El lápiz del carpintero

TÍTULO ORIGINALO lapis do carpinteiro

GÉNERO

Alfaguara. Madrid (1998). 201 págs. 2.200 ptas. Traducción: Dolores Vilavedra.

Desde que le fue concedido el Premio Nacional de narrativa en 1996 por su libro de relatos ¿Qué me quieres, amor? (ver servicio 112/96), Manuel Rivas ha encontrado un puesto singular y un creciente público entre los lectores en castellano, así como antes lo había logrado en la narrativa gallega. Entre sus otros libros destacan Un millón de vacas (1990) y En salvaje compañía (1994). En su última novela, El lápiz del carpintero, el autor da muestras de su habilidad estilística y poder de evocación con la historia de un preso republicano en la guerra civil española.

En una cárcel de Santiago de Compostela se encuentra detenido Daniel Da Barca, un joven doctor que derrocha humanidad y falta de prejuicios.

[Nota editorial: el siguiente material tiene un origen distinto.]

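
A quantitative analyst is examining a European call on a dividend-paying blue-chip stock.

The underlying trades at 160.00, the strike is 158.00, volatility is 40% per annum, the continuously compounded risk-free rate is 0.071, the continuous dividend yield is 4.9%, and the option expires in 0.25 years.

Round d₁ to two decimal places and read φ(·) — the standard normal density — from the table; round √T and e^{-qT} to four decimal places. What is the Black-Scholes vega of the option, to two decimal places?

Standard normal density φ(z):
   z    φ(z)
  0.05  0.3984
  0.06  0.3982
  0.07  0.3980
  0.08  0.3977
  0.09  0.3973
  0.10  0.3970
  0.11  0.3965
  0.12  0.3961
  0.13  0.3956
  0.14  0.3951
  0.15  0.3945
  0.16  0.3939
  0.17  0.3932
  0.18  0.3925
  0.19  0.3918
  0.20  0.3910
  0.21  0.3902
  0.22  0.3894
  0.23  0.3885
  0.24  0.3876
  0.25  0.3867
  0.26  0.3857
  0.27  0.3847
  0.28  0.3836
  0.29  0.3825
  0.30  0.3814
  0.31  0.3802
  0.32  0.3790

σ√T = 0.4·√0.25 = 0.2000
ln(S/K) + (r − q + σ²/2)T = ln(160/158) + (0.071 − 0.049 + 0.4²/2)·0.25 = 0.0126 + 0.0255 = 0.0381
d₁ = 0.0381 / 0.2000 = 0.1904 → 0.19
√T = √0.25 = 0.5000
φ(d₁) = φ(0.19) = 0.3918
exp(−qT) = exp(−0.049·0.25) = 0.9878
vega = S·exp(−qT)·φ(d₁)·√T = 160·0.9878·0.3918·0.5000 = 30.9616

30.96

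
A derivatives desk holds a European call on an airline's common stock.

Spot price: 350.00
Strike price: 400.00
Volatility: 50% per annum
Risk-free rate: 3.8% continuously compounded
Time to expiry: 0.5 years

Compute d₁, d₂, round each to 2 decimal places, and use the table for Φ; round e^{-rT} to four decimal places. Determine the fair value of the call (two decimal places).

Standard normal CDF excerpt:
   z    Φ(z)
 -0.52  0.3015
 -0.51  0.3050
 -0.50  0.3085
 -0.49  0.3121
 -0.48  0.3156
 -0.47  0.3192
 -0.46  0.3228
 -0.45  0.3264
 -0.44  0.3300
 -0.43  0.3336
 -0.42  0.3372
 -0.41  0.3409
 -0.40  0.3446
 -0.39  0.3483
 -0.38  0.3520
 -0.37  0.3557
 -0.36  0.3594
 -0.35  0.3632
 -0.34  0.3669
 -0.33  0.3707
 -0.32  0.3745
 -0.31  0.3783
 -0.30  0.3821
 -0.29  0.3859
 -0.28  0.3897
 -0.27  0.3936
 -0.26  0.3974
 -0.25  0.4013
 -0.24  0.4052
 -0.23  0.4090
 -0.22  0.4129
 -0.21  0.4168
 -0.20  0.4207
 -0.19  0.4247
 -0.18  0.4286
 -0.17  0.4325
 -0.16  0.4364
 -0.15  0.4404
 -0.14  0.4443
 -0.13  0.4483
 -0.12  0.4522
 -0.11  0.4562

σ√T = 0.5 × 0.7071 = 0.3536
d₁ = [ln(350/400) + (0.038 + ½·0.5²)·0.5] / (σ√T) = (-0.1335 + 0.0815) / 0.3536 = -0.1472 → -0.15
d₂ = -0.1472 − 0.3536 = -0.5007 → -0.50
e^(−rT) = e^(−0.038·0.5) = 0.9812
N(d₁) = N(-0.15) = 0.4404;  N(d₂) = N(-0.50) = 0.3085
C = 350·0.4404 − 400·0.9812·0.3085 = 154.1400 − 121.0801 = 33.0599

33.06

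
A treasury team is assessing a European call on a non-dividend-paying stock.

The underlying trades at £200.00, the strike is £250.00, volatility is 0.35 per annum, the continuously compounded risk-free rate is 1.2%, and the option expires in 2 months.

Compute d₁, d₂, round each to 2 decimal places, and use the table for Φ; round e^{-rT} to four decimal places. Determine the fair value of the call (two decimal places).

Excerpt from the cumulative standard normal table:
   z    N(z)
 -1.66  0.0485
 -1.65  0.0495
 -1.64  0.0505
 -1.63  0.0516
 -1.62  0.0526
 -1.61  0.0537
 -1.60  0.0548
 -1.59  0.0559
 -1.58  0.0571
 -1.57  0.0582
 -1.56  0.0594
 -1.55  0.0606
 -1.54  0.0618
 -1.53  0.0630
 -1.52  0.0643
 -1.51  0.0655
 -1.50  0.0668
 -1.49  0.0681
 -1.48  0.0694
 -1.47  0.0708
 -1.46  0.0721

£0.76

T = 0.1667;  σ√T = 0.1429
ln(S/K) + (r + σ²/2)T = ln(200/250) + (0.012 + 0.35²/2)·0.1667 = -0.2231 + 0.0122 = -0.2109
d₁ = -0.2109 / 0.1429 = -1.4762 → -1.48
d₂ = d₁ − σ√T = -1.4762 − 0.1429 = -1.6191 → -1.62
exp(−rT) = exp(−0.012·0.1667) = 0.9980
C = 200·N(-1.48) − 250·0.9980·N(-1.62) = 200·0.0694 − 250·0.9980·0.0526 = 13.8800 − 13.1237 = 0.7563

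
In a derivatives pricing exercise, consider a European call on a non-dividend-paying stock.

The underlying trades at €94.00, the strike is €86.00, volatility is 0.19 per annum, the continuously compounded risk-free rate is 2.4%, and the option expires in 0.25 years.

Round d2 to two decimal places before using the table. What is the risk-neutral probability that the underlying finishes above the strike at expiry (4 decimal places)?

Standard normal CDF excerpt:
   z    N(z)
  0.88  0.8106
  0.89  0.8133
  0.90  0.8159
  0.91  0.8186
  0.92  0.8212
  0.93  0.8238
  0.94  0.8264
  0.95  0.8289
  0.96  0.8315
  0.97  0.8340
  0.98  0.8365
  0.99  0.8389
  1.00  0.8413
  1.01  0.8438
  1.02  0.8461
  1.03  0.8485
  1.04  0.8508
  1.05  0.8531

0.8289

σ√T = 0.19·√0.25 = 0.0950
d₁ = [ln(94/86) + (0.024 + ½·0.19²)·0.25] / (σ√T) = (0.0889 + 0.0105) / 0.0950 = 1.0469 ≈ 1.05
d₂ = 1.0469 − 0.0950 = 0.9519 ≈ 0.95
Pr(exercise) under Q = N(d₂) = 0.8289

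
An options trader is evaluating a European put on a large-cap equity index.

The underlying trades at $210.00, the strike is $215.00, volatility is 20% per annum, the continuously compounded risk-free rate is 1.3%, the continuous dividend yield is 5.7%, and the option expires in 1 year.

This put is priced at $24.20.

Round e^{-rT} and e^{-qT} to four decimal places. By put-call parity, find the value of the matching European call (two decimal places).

$10.34

exp(−qT) = exp(−0.057·1) = 0.9446;  exp(−rT) = exp(−0.013·1) = 0.9871
Put-call parity: C − P = S·e^(−qT) − K·e^(−rT) = 210·0.9446 − 215·0.9871 = 198.3660 − 212.2265 = -13.8605
C = P + (C − P) = 24.20 + (-13.8605) = 10.3395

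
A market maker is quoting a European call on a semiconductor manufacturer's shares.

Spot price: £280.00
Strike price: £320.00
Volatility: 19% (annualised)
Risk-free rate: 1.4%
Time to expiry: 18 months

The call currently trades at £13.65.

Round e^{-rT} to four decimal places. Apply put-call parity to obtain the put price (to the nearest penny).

e^(−rT) = e^(−0.014·1.5) = 0.9792
Put-call parity: C − P = S − K·e^(−rT) = 280 − 320·0.9792 = 280 − 313.3440 = -33.3440
P = C − (C − P) = 13.65 − (-33.3440) = 46.9940

£46.99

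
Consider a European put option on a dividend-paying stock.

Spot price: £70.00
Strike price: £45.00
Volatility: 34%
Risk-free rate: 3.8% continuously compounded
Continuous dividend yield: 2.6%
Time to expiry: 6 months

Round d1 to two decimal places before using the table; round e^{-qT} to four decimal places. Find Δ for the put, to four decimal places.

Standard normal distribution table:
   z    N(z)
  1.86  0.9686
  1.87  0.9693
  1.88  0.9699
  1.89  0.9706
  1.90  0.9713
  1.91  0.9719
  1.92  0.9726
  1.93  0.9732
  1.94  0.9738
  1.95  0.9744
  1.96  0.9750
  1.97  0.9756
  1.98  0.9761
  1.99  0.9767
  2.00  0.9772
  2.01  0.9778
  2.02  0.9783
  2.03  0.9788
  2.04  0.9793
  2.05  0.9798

σ√T = 0.34·√0.5 = 0.2404
d₁ = [ln(70/45) + (0.038 − 0.026 + ½·0.34²)·0.5] / (σ√T) = (0.4418 + 0.0349) / 0.2404 = 1.9829 ⇒ 1.98
N(d₁) = N(1.98) = 0.9761
Δ_put = e^(−qT)·(N(d₁) − 1) = 0.9871·(0.9761 − 1) = -0.0236

-0.0236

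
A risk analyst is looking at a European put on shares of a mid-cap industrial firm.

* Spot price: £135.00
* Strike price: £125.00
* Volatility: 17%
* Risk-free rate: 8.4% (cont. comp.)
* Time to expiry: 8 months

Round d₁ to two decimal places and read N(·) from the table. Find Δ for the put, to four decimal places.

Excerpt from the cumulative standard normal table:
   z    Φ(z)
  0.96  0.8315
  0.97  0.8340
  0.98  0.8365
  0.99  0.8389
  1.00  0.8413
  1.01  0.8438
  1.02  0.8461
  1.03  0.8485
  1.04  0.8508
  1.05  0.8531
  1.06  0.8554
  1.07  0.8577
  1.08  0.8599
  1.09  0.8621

-0.1515

σ√T = 0.17·√0.6667 = 0.1388
d₁ = [ln(135/125) + (0.084 + 0.17²/2)·0.6667] / 0.1388 = [0.0770 + 0.0656] / 0.1388 = 1.0273 ⇒ 1.03
N(d₁) = N(1.03) = 0.8485
Δ_put = N(d₁) − 1 = 0.8485 − 1 = -0.1515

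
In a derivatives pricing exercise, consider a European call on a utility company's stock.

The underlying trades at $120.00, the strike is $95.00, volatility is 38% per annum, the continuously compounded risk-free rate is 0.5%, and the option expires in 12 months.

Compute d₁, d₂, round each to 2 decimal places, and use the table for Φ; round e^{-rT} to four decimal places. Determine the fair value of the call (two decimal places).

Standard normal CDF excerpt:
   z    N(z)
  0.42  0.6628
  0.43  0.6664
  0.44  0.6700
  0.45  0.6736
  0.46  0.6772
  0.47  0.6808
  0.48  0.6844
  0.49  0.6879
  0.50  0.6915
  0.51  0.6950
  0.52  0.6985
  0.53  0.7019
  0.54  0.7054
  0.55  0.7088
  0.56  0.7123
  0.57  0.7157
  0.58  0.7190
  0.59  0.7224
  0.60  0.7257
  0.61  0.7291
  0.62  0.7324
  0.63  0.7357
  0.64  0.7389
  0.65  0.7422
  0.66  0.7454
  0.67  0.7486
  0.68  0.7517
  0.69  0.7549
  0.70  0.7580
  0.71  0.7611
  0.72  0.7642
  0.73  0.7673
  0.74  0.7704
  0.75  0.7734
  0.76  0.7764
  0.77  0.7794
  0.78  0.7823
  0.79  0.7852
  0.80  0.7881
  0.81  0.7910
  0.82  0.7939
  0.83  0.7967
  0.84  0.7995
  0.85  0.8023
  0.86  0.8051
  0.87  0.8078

σ√T = 0.38·√1 = 0.3800
d₁ = [ln(120/95) + (0.005 + 0.38²/2)·1] / 0.3800 = [0.2336 + 0.0772] / 0.3800 = 0.8179 which rounds to 0.82
d₂ = d₁ − σ√T = 0.8179 − 0.3800 = 0.4379 which rounds to 0.44
e^(−rT) = e^(−0.005·1) = 0.9950
N(d₁) = N(0.82) = 0.7939;  N(d₂) = N(0.44) = 0.6700
C = 120·0.7939 − 95·0.9950·0.6700 = 95.2680 − 63.3318 = 31.9362

$31.94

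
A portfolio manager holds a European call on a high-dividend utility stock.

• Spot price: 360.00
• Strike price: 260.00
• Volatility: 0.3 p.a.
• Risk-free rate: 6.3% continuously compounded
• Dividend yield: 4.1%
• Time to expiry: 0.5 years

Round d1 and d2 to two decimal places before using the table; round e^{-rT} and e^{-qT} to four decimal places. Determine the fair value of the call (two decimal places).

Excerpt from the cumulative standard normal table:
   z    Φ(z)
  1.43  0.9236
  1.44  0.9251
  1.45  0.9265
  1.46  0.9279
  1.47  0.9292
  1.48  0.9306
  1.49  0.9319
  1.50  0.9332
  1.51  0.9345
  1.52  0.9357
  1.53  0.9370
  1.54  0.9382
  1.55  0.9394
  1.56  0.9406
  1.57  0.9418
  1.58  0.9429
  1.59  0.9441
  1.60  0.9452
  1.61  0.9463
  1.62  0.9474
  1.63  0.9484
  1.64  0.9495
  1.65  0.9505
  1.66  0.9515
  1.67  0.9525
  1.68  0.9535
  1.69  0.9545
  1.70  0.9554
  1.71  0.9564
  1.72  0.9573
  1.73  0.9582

102.19

σ√T = 0.3 × 0.7071 = 0.2121
d₁ = [ln(360/260) + (0.063 − 0.041 + 0.3²/2)·0.5] / 0.2121 = [0.3254 + 0.0335] / 0.2121 = 1.6920 → 1.69
d₂ = d₁ − σ√T = 1.6920 − 0.2121 = 1.4798 → 1.48
e^(−qT) = e^(−0.041·0.5) = 0.9797;  e^(−rT) = e^(−0.063·0.5) = 0.9690
C = 360·0.9797·N(1.69) − 260·0.9690·N(1.48) = 360·0.9797·0.9545 − 260·0.9690·0.9306 = 336.6445 − 234.4554 = 102.1892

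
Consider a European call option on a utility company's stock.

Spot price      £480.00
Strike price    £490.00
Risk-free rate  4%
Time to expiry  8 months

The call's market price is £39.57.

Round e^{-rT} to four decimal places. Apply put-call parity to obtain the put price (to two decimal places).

£36.68

exp(−rT) = exp(−0.04·0.6667) = 0.9737
Put-call parity: C − P = S − K·e^(−rT) = 480 − 490·0.9737 = 480 − 477.1130 = 2.8870
P = C − (C − P) = 39.57 − (2.8870) = 36.6830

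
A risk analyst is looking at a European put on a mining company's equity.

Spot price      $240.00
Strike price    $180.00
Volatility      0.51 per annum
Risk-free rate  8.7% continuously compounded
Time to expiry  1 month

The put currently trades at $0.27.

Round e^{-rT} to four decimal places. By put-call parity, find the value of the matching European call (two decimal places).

$61.57

e^(−rT) = e^(−0.087·0.08333) = 0.9928
Put-call parity: C − P = S − K·e^(−rT) = 240 − 180·0.9928 = 240 − 178.7040 = 61.2960
C = P + (C − P) = 0.27 + (61.2960) = 61.5660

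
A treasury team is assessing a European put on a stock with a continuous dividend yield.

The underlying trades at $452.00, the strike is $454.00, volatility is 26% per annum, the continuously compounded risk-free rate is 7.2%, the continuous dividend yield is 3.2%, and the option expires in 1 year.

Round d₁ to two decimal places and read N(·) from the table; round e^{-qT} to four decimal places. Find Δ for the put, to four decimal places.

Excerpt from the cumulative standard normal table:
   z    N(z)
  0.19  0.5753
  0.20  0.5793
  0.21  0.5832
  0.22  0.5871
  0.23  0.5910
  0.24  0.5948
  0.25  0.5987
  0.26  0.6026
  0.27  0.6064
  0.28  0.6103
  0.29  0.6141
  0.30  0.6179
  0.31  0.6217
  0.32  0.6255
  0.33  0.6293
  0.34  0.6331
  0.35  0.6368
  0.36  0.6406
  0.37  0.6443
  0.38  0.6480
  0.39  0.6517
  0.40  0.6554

-0.3812

σ√T = 0.26·√1 = 0.2600
d₁ = [ln(452/454) + (0.072 − 0.032 + 0.26²/2)·1] / 0.2600 = [-0.0044 + 0.0738] / 0.2600 = 0.2669 ⇒ 0.27
N(d₁) = N(0.27) = 0.6064
Δ_put = e^(−qT)·(N(d₁) − 1) = 0.9685·(0.6064 − 1) = -0.3812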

Herbal, uno de los guardias, mantiene hacia él una curiosa relación amor- odio. Desde su infancia, ama en secreto a Marisa Mallo, ahora prometida del doctor. Algunos hombres, compañeros de presidio de Da Barca, son fusilados sin juicio en un breve periodo de tiempo. De una de sus víctimas, pintor de profesión, Herbal conserva un lápiz de carpintero. La novela sigue las vicisitudes del arresto de Da Barca: su preocupación por los demás presos, su cambio de destino a un sanatorio de Valencia y su traslado final a una cárcel de alta seguridad en la isla gallega de San Simón. Hasta su último destino, Herbal se las arregla para no separarse del doctor.

La novela tiene la virtud de señalar a la conciencia como motor superior de los actos humanos. El lápiz de carpintero será para Herbal algo así como la voz del Bien que susurra en sus oídos; por contra, el autor introduce otra voz interior, la del «hombre de hierro», dispuesto a inducirle siempre a las peores acciones. Dentro de este marco, Rivas no oculta una marcada tendencia política en la confección de los personajes, de modo que los valores positivos los reserva sólo para los republicanos perseguidos. La mayoría alimentan además un carácter profundamente anticlerical, lo que en ocasiones le sirve al autor para atacar a la Iglesia con ácida ironía. Son planteamientos más explicables en alguien que haya sufrido en la guerra civil que en un autor nacido en 1957.

El libro ofrece además alguna historia lateral de gran fuerza poética y embebida del aliento telúrico de tradición gallega. Quizá esta misma aura es causa también de que la novela deje un cierto regusto de desesperanza. La estructura es poco convencional: junto a los cambios de tiempo, de situación y de narrador, Rivas juega casi constantemente con metáforas, por lo que la historia exige una concentración adicional en el lector.